O último caso de ação violenta da Polícia Militar da Bahia (PM-BA) aconteceu nesse domingo (13), em Salvador, e teve como resultado a morte de uma jovem negra de apenas 19 anos. Ana Luíza Silva dos Santos de Jesus foi morta com um tiro na barriga durante uma operação da PM no bairro da Engomadeira, em uma localidade periférica conhecida como Baixa da Nanã. De acordo com familiares, Ana Luíza havia saído de casa para levar uma marmita a uma amiga e retornava quando foi baleada. A polícia alegou “troca de tiros”, mas a família contestou a afirmação e declarou que a ação foi sem precedentes: “Eles chegaram atirando, e não havia nada que justificasse os disparos. O bairro estava tranquilo”, disse uma parente da vítima.
Logo após o ocorrido, policiais ainda lançaram bombas e agrediram familiares e vizinhos que, em luto e revolta, apenas exigiam justiça pela morte de Luíza. A repressão brutal, típica de um Estado que trata a dor do povo como ameaça, só fez aumentar a indignação da comunidade. Diante da violência, moradores ocuparam a Estrada das Barreiras — principal via de acesso ao bairro da Engomadeira — em protesto. Pneus e objetos foram incendiados e dois ônibus foram atravessados na pista, interrompendo o tráfego. Era o grito desesperado de quem já não aguenta mais enterrar seus filhos, irmãos e vizinhos sem sequer ter o direito de questionar. Até quando a resposta do Estado à dor será mais violência?
Ana Luíza, como milhares de outros jovens negros que tiveram suas vidas brutalmente interrompidas na Bahia, era uma pessoa comum, cheia de sonhos e planos.

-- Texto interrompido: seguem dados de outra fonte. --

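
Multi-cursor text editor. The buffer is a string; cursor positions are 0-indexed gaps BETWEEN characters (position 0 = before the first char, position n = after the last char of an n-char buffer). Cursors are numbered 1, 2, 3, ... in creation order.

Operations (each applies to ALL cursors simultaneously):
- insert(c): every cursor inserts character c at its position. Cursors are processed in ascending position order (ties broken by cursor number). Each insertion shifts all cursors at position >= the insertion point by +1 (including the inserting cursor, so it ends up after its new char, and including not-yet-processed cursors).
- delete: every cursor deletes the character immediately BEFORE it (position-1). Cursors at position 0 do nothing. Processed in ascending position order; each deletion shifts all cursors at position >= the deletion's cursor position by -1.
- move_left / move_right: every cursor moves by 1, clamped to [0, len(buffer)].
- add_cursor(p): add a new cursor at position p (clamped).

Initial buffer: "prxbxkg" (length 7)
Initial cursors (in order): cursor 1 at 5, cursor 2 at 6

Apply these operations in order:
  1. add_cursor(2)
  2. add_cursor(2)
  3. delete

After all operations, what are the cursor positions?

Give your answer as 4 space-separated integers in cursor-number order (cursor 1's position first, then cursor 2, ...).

Answer: 2 2 0 0

Derivation:
After op 1 (add_cursor(2)): buffer="prxbxkg" (len 7), cursors c3@2 c1@5 c2@6, authorship .......
After op 2 (add_cursor(2)): buffer="prxbxkg" (len 7), cursors c3@2 c4@2 c1@5 c2@6, authorship .......
After op 3 (delete): buffer="xbg" (len 3), cursors c3@0 c4@0 c1@2 c2@2, authorship ...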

Estudava Estética e Cosmética em uma faculdade particular de Lauro de Freitas, na Região Metropolitana de Salvador. Em entrevista comovente, seu pai não escondeu o orgulho que sentia da filha: “Era uma pessoa maravilhosa, estudiosa, ‘tava na faculdade, fazendo o 3º semestre de Estética. Hoje mesmo era dia dela ir pra faculdade dela. Sempre alegre, sempre estudou… só nos deu orgulho”. Ana Luíza deixou para trás uma família amorosa, agora devastada pela dor de uma perda inexplicável. Sua morte é revoltante, absurda, e evidencia o quanto vidas negras seguem sendo tratadas como descartáveis neste país. Uma vida cheia de possibilidades foi arrancada sem justificativa, como outras milhares também são na Bahia. Mais uma vez o sangue negro escorre pelas vielas enquanto o silêncio do Estado ecoa como afronta.
Uma vizinha da vítima chegou a dar um depoimento emocionante sobre o caso: “Não temos dinheiro pra morar no Alphaville, não temos dinheiro pra morar no Corredor da Vitória, somos jovens periféricos, estamos sujeitos às pessoas que são seres humanos que apenas usam uma farda e estão tirando a nossa vida banalmente. Toda a tese é troca de tiro”, desabafou. A fala irretocável de uma mãe de três filhas representou a revolta de toda uma comunidade. “Eu só quero perguntar, cadê a empatia do ser humano? Cadê o amor do ser humano? […] Hoje, eu estou sentindo uma dor imensurável no meu peito, porque essa menina era minha cliente, a minha vizinha de porta. E agora eu pergunto, Estado, como é que fica? Mais uma na estatística? […] Uma filha única, uma história interrompida, uma menina que fazia faculdade de Estética. Destruíram uma família”, disse a vizinha.
E continuou: “Uma mãe chora, um pai chora, uma família, uma comunidade chora, porque tiraram uma filha e alegam dessa forma que foi um tiroteio […] Eles passaram pelo corpo como se fosse nada”.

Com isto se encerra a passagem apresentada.